Orta Asya'dan,Ortadoğu'dan, Balkanlardaki uluslara kadar çok geniş bir bölgede yerel renk ve inançlarla kutlanan Nevroz, her ulusun kendi kültür değerleriyle özdeşleştirip sembolleştirdiği, özü itibariyle baharın gelişinin kutlandığı coşkuyla karşılandığı bir gündür...Başka anlamların bugünün ruhuna zarar verdirilmemesi gerekir.Nevroz,model bir diriliştir,bize çeşitli mesajlar verir. Renklerin birlikte bir sanat eserini oluşturduğu küresel anlamda bir büyük sergi,fuar,trilyon kez Gines rekorunu kıracak müzikal bir orkestra,içinde ne açık ve gizli sırlar barındıran bir iklim hükmündedir, Sahibini gösteren harika renkli aynalardır nevroz,bir vuslattır varlıklar için,Nakkaşın,nakşını harikulade bir sanatla nakşettiği bir demdir,ihya ve inşanın mucizeli döngüsüdür,cennetimsi renklerin,güzelliklerin en kıymetli varlık olan insana hediye edildiği zaman dilimleridir.Doğanın adeta dile geldiği,lisanı halleriyle O'NA ayna oldukları,herkesin ve varlığın memnun olduğu Ekber bir baharın çekirdeğidir, müjdecisidir.Tüm varlıklar arasında sevginin,kucaklaşmanın,güzelliklerin birlikte olmakla mümkün olabileceğinin adıdır nevroz. Silkinmedir birtakım duygulardan,ruhun bayramıdır,sevinçtir...O günlerde ne kadar kin,kavga,küskünlük,kin vs. varsa da bu güzellikler hürmetine,bunları vesile kılarak, hepsine kırmızı ışık yakma,göstererek,doğadaki sevgi ve sulh modeline öykünmemiz gerekir ki içimizdeki kışlar da bahar yaşasın...
Önemli olan Nevroz’un kökeninden daha çok, bir tabiat, bir doğa bayramı olarak kin ve nefret sebebi değil, insanların birbirlerine düşmanlık kaynağı değil, bütün canlı yaratılmışlarda dirilişin başladığı, doğanın uyanmaya başladığı bir gün olarak algılanmasıdır. Bu vesileyle Nevroz sevinç, Nevruz mutluluk ve huzur olmalıdır. Nevroz bütün sıcak duyguların toplamıdır, Nevroz kana düşen sıcaklıktır.
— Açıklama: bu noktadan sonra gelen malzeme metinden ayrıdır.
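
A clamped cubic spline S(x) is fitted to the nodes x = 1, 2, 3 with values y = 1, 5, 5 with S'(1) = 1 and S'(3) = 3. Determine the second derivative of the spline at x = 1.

Let m_i = S''(x_i). Step sizes h_i = 1, 1; slopes of the chords Δ_i = (y_(i+1) - y_i)/h_i = 4, 0.
  1·m_0 + 4·m_1 + 1·m_2 = 6(Δ_1 - Δ_0) = -24
Clamped end conditions give two more equations: 2h_0·m_0 + h_0·m_1 = 6(Δ_0 - S'(1)) = 18 and h_1·m_1 + 2h_1·m_2 = 6(S'(3) - Δ_1) = 18.
Solving: m_0 = 16, m_1 = -14, m_2 = 16.

16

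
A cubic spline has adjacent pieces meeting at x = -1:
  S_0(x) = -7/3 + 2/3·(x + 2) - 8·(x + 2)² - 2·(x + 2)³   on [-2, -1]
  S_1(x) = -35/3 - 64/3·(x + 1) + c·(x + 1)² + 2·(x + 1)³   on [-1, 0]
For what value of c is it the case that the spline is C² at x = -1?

S_0''(x) = -16 - 12·(x + 2), so S_0''(-1) = -28. On the right, S_1''(-1) = 2c, so c = -14.

-14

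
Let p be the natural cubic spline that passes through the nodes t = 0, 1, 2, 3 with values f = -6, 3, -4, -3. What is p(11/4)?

-4

Let M_i = p''(x_i). Step sizes h_i = 1, 1, 1; slopes of the chords Δ_i = (y_(i+1) - y_i)/h_i = 9, -7, 1.
  1·M_0 + 4·M_1 + 1·M_2 = 6(Δ_1 - Δ_0) = -96
  1·M_1 + 4·M_2 + 1·M_3 = 6(Δ_2 - Δ_1) = 48
Natural end conditions: M_0 = M_3 = 0.
Solving: M_0 = 0, M_1 = -144/5, M_2 = 96/5, M_3 = 0.
On [2, 3], p(t) = -4 - 27/5·(t - 2) + 48/5·(t - 2)² - 16/5·(t - 2)³.
With (t - 2) = 3/4: p(11/4) = -4.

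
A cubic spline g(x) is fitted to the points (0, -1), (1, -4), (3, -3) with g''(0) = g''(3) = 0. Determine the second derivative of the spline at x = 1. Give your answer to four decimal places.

Put M_i = g'' at the i-th knot. Here h = (1, 2) and Δ = (-3, 1/2), so the interior equations h_(i-1)·M_(i-1) + 2(h_(i-1)+h_i)·M_i + h_i·M_(i+1) = 6(Δ_i − Δ_(i-1)) read
  1·M_0 + 6·M_1 + 2·M_2 = 6(Δ_1 - Δ_0) = 21
Natural end conditions: M_0 = M_2 = 0.
Forward elimination and back-substitution give M_0 = 0, M_1 = 7/2, M_2 = 0.

3.5000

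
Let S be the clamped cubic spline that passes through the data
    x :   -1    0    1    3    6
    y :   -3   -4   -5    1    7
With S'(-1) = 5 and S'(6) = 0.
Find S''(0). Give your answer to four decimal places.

4.1154

Put m_i = S'' at the i-th knot. Here h = (1, 1, 2, 3) and Δ = (-1, -1, 3, 2), so the interior equations h_(i-1)·m_(i-1) + 2(h_(i-1)+h_i)·m_i + h_i·m_(i+1) = 6(Δ_i − Δ_(i-1)) read
  1·m_0 + 4·m_1 + 1·m_2 = 6(Δ_1 - Δ_0) = 0
  1·m_1 + 6·m_2 + 2·m_3 = 6(Δ_2 - Δ_1) = 24
  2·m_2 + 10·m_3 + 3·m_4 = 6(Δ_3 - Δ_2) = -6
Clamped end conditions give two more equations: 2h_0·m_0 + h_0·m_1 = 6(Δ_0 - S'(-1)) = -36 and h_3·m_3 + 2h_3·m_4 = 6(S'(6) - Δ_3) = -12.
Hence m_0 = -1043/52, m_1 = 107/26, m_2 = 187/52, m_3 = -11/13, m_4 = -41/26.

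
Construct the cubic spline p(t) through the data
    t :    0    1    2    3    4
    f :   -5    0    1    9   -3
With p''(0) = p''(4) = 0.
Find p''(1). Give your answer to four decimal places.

Let M_i = p''(x_i). Step sizes h_i = 1, 1, 1, 1; slopes of the chords Δ_i = (y_(i+1) - y_i)/h_i = 5, 1, 8, -12.
  1·M_0 + 4·M_1 + 1·M_2 = 6(Δ_1 - Δ_0) = -24
  1·M_1 + 4·M_2 + 1·M_3 = 6(Δ_2 - Δ_1) = 42
  1·M_2 + 4·M_3 + 1·M_4 = 6(Δ_3 - Δ_2) = -120
Natural end conditions: M_0 = M_4 = 0.
Solving the tridiagonal system: M_0 = 0, M_1 = -81/7, M_2 = 156/7, M_3 = -249/7, M_4 = 0.

-11.5714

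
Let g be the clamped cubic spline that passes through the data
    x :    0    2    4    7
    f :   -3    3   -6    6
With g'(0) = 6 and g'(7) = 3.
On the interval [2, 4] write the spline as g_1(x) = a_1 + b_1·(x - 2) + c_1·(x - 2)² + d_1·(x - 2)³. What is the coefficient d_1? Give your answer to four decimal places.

Let σ_i = g''(x_i). Step sizes h_i = 2, 2, 3; slopes of the chords Δ_i = (y_(i+1) - y_i)/h_i = 3, -9/2, 4.
  2·σ_0 + 8·σ_1 + 2·σ_2 = 6(Δ_1 - Δ_0) = -45
  2·σ_1 + 10·σ_2 + 3·σ_3 = 6(Δ_2 - Δ_1) = 51
Clamped end conditions give two more equations: 2h_0·σ_0 + h_0·σ_1 = 6(Δ_0 - g'(0)) = -18 and h_2·σ_2 + 2h_2·σ_3 = 6(g'(7) - Δ_2) = -6.
Solving the tridiagonal system: σ_0 = -57/74, σ_1 = -276/37, σ_2 = 300/37, σ_3 = -187/37.
On [2, 4], with g_1(x) = a_1 + b_1·(x - 2) + c_1·(x - 2)² + d_1·(x - 2)³: c_1 = σ_1/2 = -138/37, d_1 = (σ_2 - σ_1)/(6h_1) = 48/37, b_1 = Δ_1 - h_1(2σ_1 + σ_2)/6 = -165/74.

1.2973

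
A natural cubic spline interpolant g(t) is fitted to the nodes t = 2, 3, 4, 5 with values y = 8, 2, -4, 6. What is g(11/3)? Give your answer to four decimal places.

With σ_i denoting the second derivative at x_i, h_i = 1, 1, 1, and Δ_i = (y_(i+1) − y_i)/h_i = -6, -6, 10:
  1·σ_0 + 4·σ_1 + 1·σ_2 = 6(Δ_1 - Δ_0) = 0
  1·σ_1 + 4·σ_2 + 1·σ_3 = 6(Δ_2 - Δ_1) = 96
Natural end conditions: σ_0 = σ_3 = 0.
Solving the tridiagonal system: σ_0 = 0, σ_1 = -32/5, σ_2 = 128/5, σ_3 = 0.
On [3, 4], g(t) = 2 - 122/15·(t - 3) - 16/5·(t - 3)² + 16/3·(t - 3)³.
With (t - 3) = 2/3: g(11/3) = -1322/405.

-3.2642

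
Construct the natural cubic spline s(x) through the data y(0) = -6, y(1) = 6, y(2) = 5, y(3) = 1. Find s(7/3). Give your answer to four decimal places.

Put M_i = s'' at the i-th knot. Here h = (1, 1, 1) and Δ = (12, -1, -4), so the interior equations h_(i-1)·M_(i-1) + 2(h_(i-1)+h_i)·M_i + h_i·M_(i+1) = 6(Δ_i − Δ_(i-1)) read
  1·M_0 + 4·M_1 + 1·M_2 = 6(Δ_1 - Δ_0) = -78
  1·M_1 + 4·M_2 + 1·M_3 = 6(Δ_2 - Δ_1) = -18
Natural end conditions: M_0 = M_3 = 0.
Solving the tridiagonal system: M_0 = 0, M_1 = -98/5, M_2 = 2/5, M_3 = 0.
On [2, 3], s(x) = 5 - 62/15·(x - 2) + 1/5·(x - 2)² - 1/15·(x - 2)³.
With (x - 2) = 1/3: s(7/3) = 295/81.

3.6420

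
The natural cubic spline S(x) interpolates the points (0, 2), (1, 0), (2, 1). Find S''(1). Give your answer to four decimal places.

Put M_i = S'' at the i-th knot. Here h = (1, 1) and Δ = (-2, 1), so the interior equations h_(i-1)·M_(i-1) + 2(h_(i-1)+h_i)·M_i + h_i·M_(i+1) = 6(Δ_i − Δ_(i-1)) read
  1·M_0 + 4·M_1 + 1·M_2 = 6(Δ_1 - Δ_0) = 18
Natural end conditions: M_0 = M_2 = 0.
Forward elimination and back-substitution give M_0 = 0, M_1 = 9/2, M_2 = 0.

4.5000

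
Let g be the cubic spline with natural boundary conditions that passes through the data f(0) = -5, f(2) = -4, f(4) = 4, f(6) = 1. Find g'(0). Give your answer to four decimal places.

Let M_i = g''(x_i). Step sizes h_i = 2, 2, 2; slopes of the chords Δ_i = (y_(i+1) - y_i)/h_i = 1/2, 4, -3/2.
  2·M_0 + 8·M_1 + 2·M_2 = 6(Δ_1 - Δ_0) = 21
  2·M_1 + 8·M_2 + 2·M_3 = 6(Δ_2 - Δ_1) = -33
Natural end conditions: M_0 = M_3 = 0.
Solving the tridiagonal system: M_0 = 0, M_1 = 39/10, M_2 = -51/10, M_3 = 0.
On [0, 2], g'(t) = b_0 + 2c_0·t + 3d_0·t² with b_0 = Δ_0 - h_0(2M_0 + M_1)/6 = -4/5, c_0 = M_0/2 = 0, d_0 = (M_1 - M_0)/(6h_0) = 13/40. So g'(0) = -4/5.

-0.8000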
Nevroz sevgidir, hoşgörüdür, muhabbettir, umuttur, dayanışmadır, fikren ve bedenen yenilenmedir. Onun içindir ki bu en eski bayram bir ayrışma unsuru değil, bizi birbirimize bağlayan bir manevî rabıta olmalıdır; birbirimizi doğru anlamak için bir vesile sayılmalıdır. Farklılıklarımızdan daha çok benzerliklerimizin ve ortak değerlerimizin olduğu bilincini bizlere aşılamalıdır. Bu müstesna gün, doğadaki varlıkları uyandırdığı gibi, kardeşlik duygularımızı da uyandırmalıdır. Bizi birbirimize düşürmek isteyen şer odaklarına inen bir tokat hükmünde olmalıdır. İhtilafa değil, ittifaka zemin hazırlamalıdır. Gönüllere kardeşlik tohumu ekmelidir.